The addiction treatment field is littered with the rotting carcasses of damaged websites and reputations. That might sound like an exaggeration, but I have seen first-hand the damage done by unqualified agencies and individuals. They have published terrible content, bought links, optimized to death every page, and undermined long-term growth. They have run PPC campaigns with worthless keywords, poorly written ads, and awkward landing pages.
I have heard many of these treatment centers complain about their lack of Internet business. They often look for a villain. Someone out there is doing something to me. I used to get Internet calls but now I don’t. Who is stealing my business?
In truth, the villain is probably someone you hired.
It can be hard to recognize this truth because the damage can take a while to show. It’s sort of like addiction: it can take years of progressive abuse before anyone recognizes there is even a problem, but at some point everything falls apart.
The Big Agency Fallacy
Sometimes people fall for the Big Agency.
“These guys are good. They did PPC for this huge online store.”
Most agencies have zero behavioral health experience. When they start running campaigns this lack of knowledge shows. They may luck out with some obvious keyword campaigns that land on a decent website you’ve built, but when it comes down to really optimizing your paid search, they fall short. Why? Because they don’t know their audience. They don’t understand who is searching, why they are searching, or how they make a decision about treatment. They don’t understand the way a team works in behavioral health – the regular interaction between your front line marketing experts, writers, designers, and your call center and the trust that must be built between the marketing team and the intake teams.
Internet marketing experience outside the behavioral health field does not prepare agencies or other players for the complexity of converting this particular online consumer to client. They will try their old “tried-and-true” methods and talk to you about Subject Matter Experts (SMEs) and media buying and trying this or that. As they continue to hit the wall they will find new ways to explain their failures: it must be your call center; it must be these employees; maybe it’s your designers. They will buy radio time or throw up a scarily bad TV ad. The calls will be Medicare-dominated or otherwise completely unqualified. They will write articles that mimic the thousands of other low quality articles. Their SMEs will be low-paid interns or entry-level writers spitting out content that says nothing new and draws little interest.
The unfortunate truth is most behavioral health companies will be led down this garden path for years before they realize they have been spending hundreds of thousands of dollars on “experts” who have no expertise. Companies have seen large-scale failure due to agencies who are expert at manipulating data and obfuscating their lack of knowledge. You can recognize their presentations as they are filled with industry in-speak and finger pointing.

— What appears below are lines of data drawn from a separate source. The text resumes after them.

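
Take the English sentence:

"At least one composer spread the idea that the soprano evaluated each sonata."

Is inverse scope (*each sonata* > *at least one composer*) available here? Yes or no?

*each sonata* is embedded in the complex NP *the idea that the soprano evaluated each sonata*.
A that-clause complement to a noun is an island; QR cannot cross the NP boundary.
Hence only narrow scope for *each sonata* (under *at least one composer*) survives.

No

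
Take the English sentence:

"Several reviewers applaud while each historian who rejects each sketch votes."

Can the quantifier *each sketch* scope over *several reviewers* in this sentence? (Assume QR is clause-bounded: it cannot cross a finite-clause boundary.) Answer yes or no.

No

Structurally, *each sketch* is inside the relative clause *who rejects each sketch*, which is itself inside the adjunct *while each historian who rejects each sketch votes*.
Nested islands: the RC island is itself inside an adjunct island, so wide scope is doubly excluded.
So the wide-scope reading for *each sketch* is blocked.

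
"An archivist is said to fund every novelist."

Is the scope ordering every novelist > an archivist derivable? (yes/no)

*every novelist* is the object of the infinitival complement of a raising predicate; raising infinitives are transparent for QR, so the two DPs are in effect clausemates.
With no island boundary between them, the object can take inverse scope over the subject via ordinary QR within the clause.
Both orderings are possible: *an archivist* > *every novelist* and *every novelist* > *an archivist*.

Yes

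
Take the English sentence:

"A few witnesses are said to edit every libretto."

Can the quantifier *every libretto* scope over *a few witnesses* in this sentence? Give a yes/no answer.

*every libretto* is inside a raising infinitive, which is transparent to QR (no CP barrier), so it behaves as a matrix argument.
Clause-internal QR can adjoin the lower DP above the subject, yielding the inverse reading.
The sentence is scopally ambiguous between *a few witnesses* > *every libretto* and *every libretto* > *a few witnesses*.

Yes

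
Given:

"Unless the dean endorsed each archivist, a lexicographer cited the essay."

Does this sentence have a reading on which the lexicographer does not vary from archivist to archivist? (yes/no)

The described interpretation is the *a lexicographer* > *each archivist* scoping.
Nothing needs to raise out of an island for *a lexicographer* > *each archivist*: *a lexicographer* takes scope from its matrix position over the clause containing *each archivist*.

Yes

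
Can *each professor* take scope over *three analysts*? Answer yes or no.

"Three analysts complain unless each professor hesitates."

No

The target quantifier *each professor* is part of the adjunct clause *unless each professor hesitates*.
Scope out of an adjunct clause is unavailable: QR respects the adjunct-island constraint.
Hence only narrow scope for *each professor* (under *three analysts*) survives.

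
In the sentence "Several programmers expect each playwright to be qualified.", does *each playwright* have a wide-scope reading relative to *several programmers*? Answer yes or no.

The ECM infinitive is scope-transparent — *each playwright* is free to raise above *several programmers*.
Clause-internal QR can adjoin the lower DP above the subject, yielding the inverse reading.

Yes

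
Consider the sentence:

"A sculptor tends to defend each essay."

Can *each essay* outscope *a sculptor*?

Yes

Raising constructions are monoclausal for scope purposes; *each essay* is not separated from *a sculptor* by any island.
Clause-internal QR can adjoin the lower DP above the subject, yielding the inverse reading.
Both orderings are possible: *a sculptor* > *each essay* and *each essay* > *a sculptor*.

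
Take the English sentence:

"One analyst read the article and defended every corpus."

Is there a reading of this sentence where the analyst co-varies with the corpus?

That reading corresponds to *every corpus* > *one analyst*.
*every corpus* sits inside one conjunct of the coordinate structure (*defended every corpus*).
QR out of a conjunct would have to apply non-ATB, which the CSC forbids.
So the wide-scope reading for *every corpus* is blocked.
(Only the surface reading survives: one fixed analyst with respect to all the relevant corpora.)

No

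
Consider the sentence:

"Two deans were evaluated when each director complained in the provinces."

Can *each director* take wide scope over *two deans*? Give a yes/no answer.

No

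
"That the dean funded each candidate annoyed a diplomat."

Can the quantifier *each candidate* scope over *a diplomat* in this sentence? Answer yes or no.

The target quantifier *each candidate* is part of the sentential subject *that the dean funded each candidate*.
The Sentential Subject Constraint rules out raising the quantifier out of the that-clause subject.
So the wide-scope reading for *each candidate* is blocked.

No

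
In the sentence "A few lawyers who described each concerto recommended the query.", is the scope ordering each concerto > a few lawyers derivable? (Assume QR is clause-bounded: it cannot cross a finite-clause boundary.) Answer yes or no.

No

The target quantifier *each concerto* is part of the relative clause *who described each concerto*.
The relative clause forms an island for QR, so the quantifier is confined to the head noun's restrictor.
*each concerto* is confined to the island and cannot take scope over *a few lawyers*.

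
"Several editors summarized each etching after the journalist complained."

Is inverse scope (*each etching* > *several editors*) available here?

Yes

*each etching* is a matrix argument; the adjunct is an island but the target quantifier is outside it.
Clause-internal QR can adjoin the lower DP above the subject, yielding the inverse reading.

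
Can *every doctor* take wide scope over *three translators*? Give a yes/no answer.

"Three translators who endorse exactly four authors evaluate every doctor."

*every doctor* is a matrix argument; only *three translators* is modified by the relative clause *who endorse exactly four authors*, so the RC island is irrelevant to the target quantifier.
No island intervenes, so both surface and inverse scope are derivable.
Both orderings are possible: *three translators* > *every doctor* and *every doctor* > *three translators*.

Yes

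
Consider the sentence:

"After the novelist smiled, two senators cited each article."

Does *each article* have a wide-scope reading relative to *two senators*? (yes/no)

The adjunct clause does not contain *each article*, which is the matrix object.
With no island boundary between them, the object can take inverse scope over the subject via ordinary QR within the clause.

Yes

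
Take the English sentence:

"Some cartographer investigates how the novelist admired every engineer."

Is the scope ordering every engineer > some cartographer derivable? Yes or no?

*every engineer* is embedded in the embedded question *how the novelist admired every engineer*.
QR across an interrogative CP boundary is ruled out as a wh-island violation.
So the wide-scope reading for *every engineer* is blocked.
(Only the surface reading survives: one fixed cartographer with respect to all the relevant engineers.)

No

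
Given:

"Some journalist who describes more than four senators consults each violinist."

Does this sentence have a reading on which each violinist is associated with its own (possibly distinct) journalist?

Yes

That reading corresponds to *each violinist* > *some journalist*.
*each violinist* is a matrix argument; only *some journalist* is modified by the relative clause *who describes more than four senators*, so the RC island is irrelevant to the target quantifier.
QR within a single clause is free, so the lower quantifier may take scope over the higher one.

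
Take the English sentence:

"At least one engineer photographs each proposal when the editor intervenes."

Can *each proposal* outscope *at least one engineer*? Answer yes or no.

Yes

*each proposal* is a matrix argument; the adjunct is an island but the target quantifier is outside it.
QR within a single clause is free, so the lower quantifier may take scope over the higher one.
The sentence is scopally ambiguous between *at least one engineer* > *each proposal* and *each proposal* > *at least one engineer*.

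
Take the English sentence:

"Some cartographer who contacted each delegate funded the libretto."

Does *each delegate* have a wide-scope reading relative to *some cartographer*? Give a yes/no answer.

No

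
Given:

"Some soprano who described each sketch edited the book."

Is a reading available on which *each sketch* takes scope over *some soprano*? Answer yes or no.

No

*each sketch* sits inside the relative clause *who described each sketch*.
Relative clauses block scope extraction: QR cannot target a position outside the modified NP.
So the wide-scope reading for *each sketch* is blocked.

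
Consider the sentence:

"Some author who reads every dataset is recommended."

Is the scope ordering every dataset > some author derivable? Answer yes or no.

No

The target quantifier *every dataset* is part of the relative clause *who reads every dataset*.
A relative clause is a scope island — quantifier raising cannot cross its boundary.
*every dataset* is confined to the island and cannot take scope over *some author*.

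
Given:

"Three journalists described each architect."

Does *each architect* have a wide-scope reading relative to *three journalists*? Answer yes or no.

*each architect* and *three journalists* are in the same minimal clause.
No island intervenes, so both surface and inverse scope are derivable.
The sentence is scopally ambiguous between *three journalists* > *each architect* and *each architect* > *three journalists*.

Yes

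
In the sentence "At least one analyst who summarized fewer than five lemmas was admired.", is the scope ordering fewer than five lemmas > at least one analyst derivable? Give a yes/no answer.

No

*fewer than five lemmas* sits inside the relative clause *who summarized fewer than five lemmas*.
The relative clause forms an island for QR, so the quantifier is confined to the head noun's restrictor.
Hence only narrow scope for *fewer than five lemmas* (under *at least one analyst*) survives.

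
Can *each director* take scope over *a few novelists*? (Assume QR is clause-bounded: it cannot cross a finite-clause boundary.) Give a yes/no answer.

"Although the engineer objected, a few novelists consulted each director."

Yes

Although there is an adjunct clause, *each director* is in the main clause, not inside the adjunct.
Ordinary QR to a clause-peripheral position gives the wide-scope LF for the lower DP.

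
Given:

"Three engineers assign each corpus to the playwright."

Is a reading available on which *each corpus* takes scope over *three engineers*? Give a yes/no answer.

Yes

*three engineers* and *each corpus* are co-arguments of the matrix verb, with nothing but a clause-internal boundary between them.
QR within a single clause is free, so the lower quantifier may take scope over the higher one.
The sentence is scopally ambiguous between *three engineers* > *each corpus* and *each corpus* > *three engineers*.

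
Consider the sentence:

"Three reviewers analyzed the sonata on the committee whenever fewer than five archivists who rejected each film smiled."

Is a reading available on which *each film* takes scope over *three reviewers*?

No

*each film* occurs within the relative clause *who rejected each film*, which is itself inside the adjunct *whenever fewer than five archivists who rejected each film smiled*.
Nested islands: the RC island is itself inside an adjunct island, so wide scope is doubly excluded.
So *each film* cannot raise high enough to outscope *three reviewers*; only the surface ordering *three reviewers* > *each film* is available.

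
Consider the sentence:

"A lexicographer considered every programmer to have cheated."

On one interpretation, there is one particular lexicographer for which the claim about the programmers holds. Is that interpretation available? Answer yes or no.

This is the *a lexicographer* > *every programmer* reading.
Surface scope (*a lexicographer* > *every programmer*) is always derivable; islands only block QR, not in-situ interpretation.

Yes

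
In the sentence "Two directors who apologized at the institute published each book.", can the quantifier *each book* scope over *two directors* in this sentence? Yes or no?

Yes

*each book* is a matrix argument; only *two directors* is modified by the relative clause *who apologized at the institute*, so the RC island is irrelevant to the target quantifier.
Ordinary QR to a clause-peripheral position gives the wide-scope LF for the lower DP.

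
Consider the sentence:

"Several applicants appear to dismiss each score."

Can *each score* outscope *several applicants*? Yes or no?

Yes

*each score* is the object of the infinitival complement of a raising predicate; raising infinitives are transparent for QR, so the two DPs are in effect clausemates.
No island intervenes, so both surface and inverse scope are derivable.
Both orderings are possible: *several applicants* > *each score* and *each score* > *several applicants*.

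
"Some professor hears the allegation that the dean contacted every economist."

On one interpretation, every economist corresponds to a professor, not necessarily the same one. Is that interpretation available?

No

That reading corresponds to *every economist* > *some professor*.
*every economist* occurs within the complex NP *the allegation that the dean contacted every economist*.
Since the clause is the complement of a nominal head, the CNPC blocks scope extraction.
So *every economist* cannot raise to a position above *some professor*.
(Only the surface reading survives: one fixed professor with respect to all the relevant economists.)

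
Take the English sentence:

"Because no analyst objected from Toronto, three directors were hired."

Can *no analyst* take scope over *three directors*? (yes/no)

The DP *no analyst* is contained in the adjunct clause *because no analyst objected from Toronto*.
The adjunct-island constraint bars QR out of an adverbial clause.
*no analyst* > *three directors* would require crossing that boundary, which is illicit.

No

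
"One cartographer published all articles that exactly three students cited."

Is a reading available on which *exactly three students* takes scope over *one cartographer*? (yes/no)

No

The target quantifier *exactly three students* is part of the relative clause *that exactly three students cited* modifying *all articles*.
The relative clause forms an island for QR, so the quantifier is confined to the head noun's restrictor.
So the wide-scope reading for *exactly three students* is blocked.
(Only the surface reading survives: one fixed cartographer with respect to all the relevant students.)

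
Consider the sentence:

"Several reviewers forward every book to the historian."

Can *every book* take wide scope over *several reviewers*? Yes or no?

Yes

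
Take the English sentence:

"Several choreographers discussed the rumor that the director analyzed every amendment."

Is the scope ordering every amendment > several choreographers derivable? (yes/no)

*every amendment* occurs within the complex NP *the rumor that the director analyzed every amendment*.
The Complex NP Constraint bars QR out of the complement clause of a noun.
So the wide-scope reading for *every amendment* is blocked.

No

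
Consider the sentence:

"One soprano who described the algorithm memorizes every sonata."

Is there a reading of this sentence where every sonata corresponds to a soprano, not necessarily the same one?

Yes

That reading corresponds to *every sonata* > *one soprano*.
The relative clause *who described the algorithm* modifies *one soprano*, but *every sonata* is not inside that relative clause — it is an argument of the matrix verb.
Ordinary QR to a clause-peripheral position gives the wide-scope LF for the lower DP.
Both orderings are possible: *one soprano* > *every sonata* and *every sonata* > *one soprano*.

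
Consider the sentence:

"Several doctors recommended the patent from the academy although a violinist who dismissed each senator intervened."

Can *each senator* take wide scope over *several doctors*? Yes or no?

The DP *each senator* is contained in the relative clause *who dismissed each senator*, which is itself inside the adjunct *although a violinist who dismissed each senator intervened*.
The quantifier would have to escape first the RC and then the adjunct — two independent island violations.
The inverse ordering *each senator* > *several doctors* is therefore underivable.

No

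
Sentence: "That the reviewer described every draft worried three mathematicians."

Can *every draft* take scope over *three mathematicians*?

No

Structurally, *every draft* is inside the sentential subject *that the reviewer described every draft*.
Clausal subjects are scope islands; QR from inside the subject into the matrix is barred.
The ordering *every draft* > *three mathematicians* is therefore underivable.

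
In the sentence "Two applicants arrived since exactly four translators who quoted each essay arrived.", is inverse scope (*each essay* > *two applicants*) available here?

The DP *each essay* is contained in the relative clause *who quoted each essay*, which is itself inside the adjunct *since exactly four translators who quoted each essay arrived*.
Both the relative clause and the enclosing adjunct are scope islands; QR cannot cross either.
So *each essay* cannot raise high enough to outscope *two applicants*; only the surface ordering *two applicants* > *each essay* is available.

No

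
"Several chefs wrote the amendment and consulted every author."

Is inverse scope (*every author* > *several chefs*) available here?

No

*every author* occurs within one conjunct of the coordinate structure (*consulted every author*).
Asymmetric QR out of one conjunct violates the Coordinate Structure Constraint.
The inverse ordering *every author* > *several chefs* is therefore underivable.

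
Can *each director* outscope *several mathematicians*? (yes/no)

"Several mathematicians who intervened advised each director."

Yes

*each director* is a matrix argument; only *several mathematicians* is modified by the relative clause *who intervened*, so the RC island is irrelevant to the target quantifier.
Nothing blocks QR of the lower DP to a position above the higher one, so inverse scope is available.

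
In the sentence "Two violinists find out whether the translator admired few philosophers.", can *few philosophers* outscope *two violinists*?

No

The target quantifier *few philosophers* is part of the embedded question *whether the translator admired few philosophers*.
QR across an interrogative CP boundary is ruled out as a wh-island violation.
There is no licit LF on which *few philosophers* c-commands *two violinists*.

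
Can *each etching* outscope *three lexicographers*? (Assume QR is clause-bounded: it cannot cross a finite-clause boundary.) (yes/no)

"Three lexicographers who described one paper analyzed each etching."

Although the sentence contains a relative clause (*who described one paper*), *each etching* is outside it, in the matrix VP.
Ordinary QR to a clause-peripheral position gives the wide-scope LF for the lower DP.

Yes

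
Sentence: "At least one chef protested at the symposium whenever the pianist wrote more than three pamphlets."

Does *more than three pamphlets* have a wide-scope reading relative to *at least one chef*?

The target quantifier *more than three pamphlets* is part of the adjunct clause *whenever the pianist wrote more than three pamphlets*.
Adjunct clauses are scope islands: a quantifier inside an adjunct cannot raise into the matrix clause.
There is no licit LF on which *more than three pamphlets* c-commands *at least one chef*.

No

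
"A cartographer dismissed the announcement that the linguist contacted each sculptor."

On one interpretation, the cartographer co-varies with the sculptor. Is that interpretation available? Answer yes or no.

This is the *each sculptor* > *a cartographer* reading.
*each sculptor* sits inside the complex NP *the announcement that the linguist contacted each sculptor*.
The Complex NP Constraint bars QR out of the complement clause of a noun.
There is no licit LF on which *each sculptor* c-commands *a cartographer*.

No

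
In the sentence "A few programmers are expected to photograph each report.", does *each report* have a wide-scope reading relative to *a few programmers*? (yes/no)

Yes

Raising constructions are monoclausal for scope purposes; *each report* is not separated from *a few programmers* by any island.
Since no island is crossed, the inverse ordering is licensed alongside surface scope.
Both orderings are possible: *a few programmers* > *each report* and *each report* > *a few programmers*.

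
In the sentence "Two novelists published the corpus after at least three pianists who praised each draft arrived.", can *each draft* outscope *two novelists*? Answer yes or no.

*each draft* sits inside the relative clause *who praised each draft*, which is itself inside the adjunct *after at least three pianists who praised each draft arrived*.
Nested islands: the RC island is itself inside an adjunct island, so wide scope is doubly excluded.
*each draft* is confined to the island and cannot take scope over *two novelists*.

No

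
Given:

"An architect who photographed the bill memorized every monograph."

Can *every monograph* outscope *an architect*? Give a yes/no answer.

Yes

Although the sentence contains a relative clause (*who photographed the bill*), *every monograph* is outside it, in the matrix VP.
Since no island is crossed, the inverse ordering is licensed alongside surface scope.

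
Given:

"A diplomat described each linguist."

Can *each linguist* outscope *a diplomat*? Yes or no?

*a diplomat* and *each linguist* are co-arguments of the matrix verb, with nothing but a clause-internal boundary between them.
Since no island is crossed, the inverse ordering is licensed alongside surface scope.

Yes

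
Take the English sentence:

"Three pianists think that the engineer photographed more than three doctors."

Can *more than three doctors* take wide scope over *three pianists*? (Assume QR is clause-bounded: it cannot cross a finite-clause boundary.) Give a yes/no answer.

Structurally, *more than three doctors* is inside the finite complement clause *that the engineer photographed more than three doctors*.
QR is clause-bounded, so the finite complement is a scope island for the embedded quantifier.
There is no licit LF on which *more than three doctors* c-commands *three pianists*.

No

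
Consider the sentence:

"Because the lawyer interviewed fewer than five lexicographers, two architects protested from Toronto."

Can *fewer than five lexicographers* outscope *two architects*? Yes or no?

No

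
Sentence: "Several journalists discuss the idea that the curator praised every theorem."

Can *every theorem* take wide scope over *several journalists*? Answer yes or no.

No

*every theorem* sits inside the complex NP *the idea that the curator praised every theorem*.
The complex NP is opaque for QR — the quantifier is frozen inside the noun's complement.
*every theorem* > *several journalists* would require crossing that boundary, which is illicit.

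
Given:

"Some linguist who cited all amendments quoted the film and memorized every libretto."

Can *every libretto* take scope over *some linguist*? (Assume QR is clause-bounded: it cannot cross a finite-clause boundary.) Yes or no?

No

*every libretto* occurs within one conjunct of the coordinate structure (*memorized every libretto*).
QR out of a conjunct would have to apply non-ATB, which the CSC forbids.
There is no licit LF on which *every libretto* c-commands *some linguist*.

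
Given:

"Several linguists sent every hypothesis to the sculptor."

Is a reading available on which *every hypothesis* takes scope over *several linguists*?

*several linguists* and *every hypothesis* are co-arguments of the matrix verb, with nothing but a clause-internal boundary between them.
Nothing blocks QR of the lower DP to a position above the higher one, so inverse scope is available.

Yes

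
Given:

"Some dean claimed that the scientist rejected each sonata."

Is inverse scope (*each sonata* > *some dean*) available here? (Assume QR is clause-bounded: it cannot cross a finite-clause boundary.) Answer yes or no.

No

*each sonata* sits inside the finite complement clause *that the scientist rejected each sonata*.
Given the clause-boundedness assumption, QR cannot cross the finite CP into the matrix.
*each sonata* is confined to the island and cannot take scope over *some dean*.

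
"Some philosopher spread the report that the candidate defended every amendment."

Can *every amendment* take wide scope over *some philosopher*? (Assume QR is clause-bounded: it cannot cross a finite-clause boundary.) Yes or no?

The target quantifier *every amendment* is part of the complex NP *the report that the candidate defended every amendment*.
A that-clause complement to a noun is an island; QR cannot cross the NP boundary.
So *every amendment* cannot raise high enough to outscope *some philosopher*; only the surface ordering *some philosopher* > *every amendment* is available.

No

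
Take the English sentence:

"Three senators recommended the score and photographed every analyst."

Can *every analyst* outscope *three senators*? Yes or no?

No

*every analyst* occurs within one conjunct of the coordinate structure (*photographed every analyst*).
Asymmetric QR out of one conjunct violates the Coordinate Structure Constraint.
The inverse ordering *every analyst* > *three senators* is therefore underivable.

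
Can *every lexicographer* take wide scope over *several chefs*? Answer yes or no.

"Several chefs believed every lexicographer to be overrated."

*every lexicographer* is the subject of an ECM infinitive — the infinitival complement of an ECM verb is not a scope island, so *every lexicographer* can raise into the matrix clause.
QR within a single clause is free, so the lower quantifier may take scope over the higher one.

Yes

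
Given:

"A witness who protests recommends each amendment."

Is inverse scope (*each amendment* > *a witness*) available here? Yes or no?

Yes

The RC *who protests* is an island, but *each amendment* is not inside it — it is the matrix object, a clausemate of *a witness*.
No island intervenes, so both surface and inverse scope are derivable.
So *each amendment* > *a witness* is among the available readings.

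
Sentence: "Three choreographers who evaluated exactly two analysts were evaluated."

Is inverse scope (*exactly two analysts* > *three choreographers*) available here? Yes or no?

No

Structurally, *exactly two analysts* is inside the relative clause *who evaluated exactly two analysts*.
Relative clauses block scope extraction: QR cannot target a position outside the modified NP.
So *exactly two analysts* cannot raise high enough to outscope *three choreographers*; only the surface ordering *three choreographers* > *exactly two analysts* is available.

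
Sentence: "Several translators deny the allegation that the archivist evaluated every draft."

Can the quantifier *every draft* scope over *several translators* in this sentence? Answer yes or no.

No

The target quantifier *every draft* is part of the complex NP *the allegation that the archivist evaluated every draft*.
A that-clause complement to a noun is an island; QR cannot cross the NP boundary.
There is no licit LF on which *every draft* c-commands *several translators*.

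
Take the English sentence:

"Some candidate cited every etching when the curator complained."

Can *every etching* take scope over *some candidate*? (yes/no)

Although there is an adjunct clause, *every etching* is in the main clause, not inside the adjunct.
Nothing blocks QR of the lower DP to a position above the higher one, so inverse scope is available.

Yes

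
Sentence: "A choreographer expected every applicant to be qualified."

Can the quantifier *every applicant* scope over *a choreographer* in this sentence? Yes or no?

*every applicant* is the subject of an ECM infinitive — the infinitival complement of an ECM verb is not a scope island, so *every applicant* can raise into the matrix clause.
Clause-internal QR can adjoin the lower DP above the subject, yielding the inverse reading.

Yes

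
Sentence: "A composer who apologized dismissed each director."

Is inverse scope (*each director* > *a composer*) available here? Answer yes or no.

The relative clause *who apologized* modifies *a composer*, but *each director* is not inside that relative clause — it is an argument of the matrix verb.
Ordinary QR to a clause-peripheral position gives the wide-scope LF for the lower DP.
So *each director* > *a composer* is among the available readings.

Yes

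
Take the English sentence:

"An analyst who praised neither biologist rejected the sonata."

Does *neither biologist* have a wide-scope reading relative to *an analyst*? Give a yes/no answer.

Structurally, *neither biologist* is inside the relative clause *who praised neither biologist*.
Relative clauses block scope extraction: QR cannot target a position outside the modified NP.
*neither biologist* is confined to the island and cannot take scope over *an analyst*.

No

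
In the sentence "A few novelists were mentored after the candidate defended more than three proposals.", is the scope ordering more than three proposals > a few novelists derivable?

No

*more than three proposals* is embedded in the adjunct clause *after the candidate defended more than three proposals*.
Adjunct clauses are scope islands: a quantifier inside an adjunct cannot raise into the matrix clause.
*more than three proposals* is confined to the island and cannot take scope over *a few novelists*.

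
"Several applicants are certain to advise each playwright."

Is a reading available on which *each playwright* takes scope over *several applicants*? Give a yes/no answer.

Raising constructions are monoclausal for scope purposes; *each playwright* is not separated from *several applicants* by any island.
Clause-internal QR can adjoin the lower DP above the subject, yielding the inverse reading.
So *each playwright* > *several applicants* is among the available readings.

Yes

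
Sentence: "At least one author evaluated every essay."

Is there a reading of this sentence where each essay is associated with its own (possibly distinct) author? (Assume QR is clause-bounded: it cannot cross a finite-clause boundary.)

Yes

The described interpretation is the *every essay* > *at least one author* scoping.
*at least one author* and *every essay* are co-arguments of the matrix verb, with nothing but a clause-internal boundary between them.
With no island boundary between them, the object can take inverse scope over the subject via ordinary QR within the clause.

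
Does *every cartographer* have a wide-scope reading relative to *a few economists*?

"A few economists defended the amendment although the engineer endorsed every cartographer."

No

*every cartographer* sits inside the adjunct clause *although the engineer endorsed every cartographer*.
Since the clause is an adjunct (not a complement), the Adjunct Condition blocks QR across its edge.
*every cartographer* > *a few economists* would require crossing that boundary, which is illicit.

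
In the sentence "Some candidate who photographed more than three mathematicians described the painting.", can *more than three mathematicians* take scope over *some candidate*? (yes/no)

*more than three mathematicians* sits inside the relative clause *who photographed more than three mathematicians*.
A relative clause is a scope island — quantifier raising cannot cross its boundary.
The inverse ordering *more than three mathematicians* > *some candidate* is therefore underivable.

No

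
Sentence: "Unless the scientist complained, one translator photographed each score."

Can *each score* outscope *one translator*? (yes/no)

The adjunct island is irrelevant here — *each score* and *one translator* are both in the matrix clause.
QR within a single clause is free, so the lower quantifier may take scope over the higher one.

Yes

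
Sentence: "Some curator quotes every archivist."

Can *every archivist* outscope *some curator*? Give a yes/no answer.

Yes

*every archivist* and *some curator* are in the same minimal clause.
Nothing blocks QR of the lower DP to a position above the higher one, so inverse scope is available.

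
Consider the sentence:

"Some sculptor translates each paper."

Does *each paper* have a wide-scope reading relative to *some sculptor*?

Both DPs are arguments of the same predicate; there is no clause or island boundary between them.
With no island boundary between them, the object can take inverse scope over the subject via ordinary QR within the clause.

Yes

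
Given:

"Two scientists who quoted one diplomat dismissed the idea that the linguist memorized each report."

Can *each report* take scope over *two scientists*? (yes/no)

No

*each report* occurs within the complex NP *the idea that the linguist memorized each report*.
Noun-complement clauses are scope islands (the Complex NP Constraint): a quantifier inside one cannot scope into the matrix.
So *each report* cannot raise high enough to outscope *two scientists*; only the surface ordering *two scientists* > *each report* is available.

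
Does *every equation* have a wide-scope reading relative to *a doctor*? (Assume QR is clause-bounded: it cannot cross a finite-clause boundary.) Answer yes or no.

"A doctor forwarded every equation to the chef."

Yes

*a doctor* and *every equation* are co-arguments of the matrix verb, with nothing but a clause-internal boundary between them.
No island intervenes, so both surface and inverse scope are derivable.
So *every equation* > *a doctor* is among the available readings.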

The truth is if your traffic and calls are dropping consistently over four to six months, it’s time to cut the cord. If after a year the traffic is static and call quality is deteriorating you may have waited too long.
Before you hire the next agency ask them on the spot: do they know the difference between bipolar and borderline? What do they believe are the stages of decision-making when someone develops an addiction? How does a consumer choose one treatment center over another? How does trauma play a role in how people choose treatment? If they were to develop three pieces of content that would garner interest from those in the behavioral health field, what would they be? If their answers make sense and are clear and precise, maybe they know what they are doing. If they avoid direct answers and start talking about how they ran a campaign for this company (non-behavioral health) or how their media buying will fix everything, keep looking.
The problem with these agencies is they think all marketing is the same. The truth is: you cannot market something you do not understand.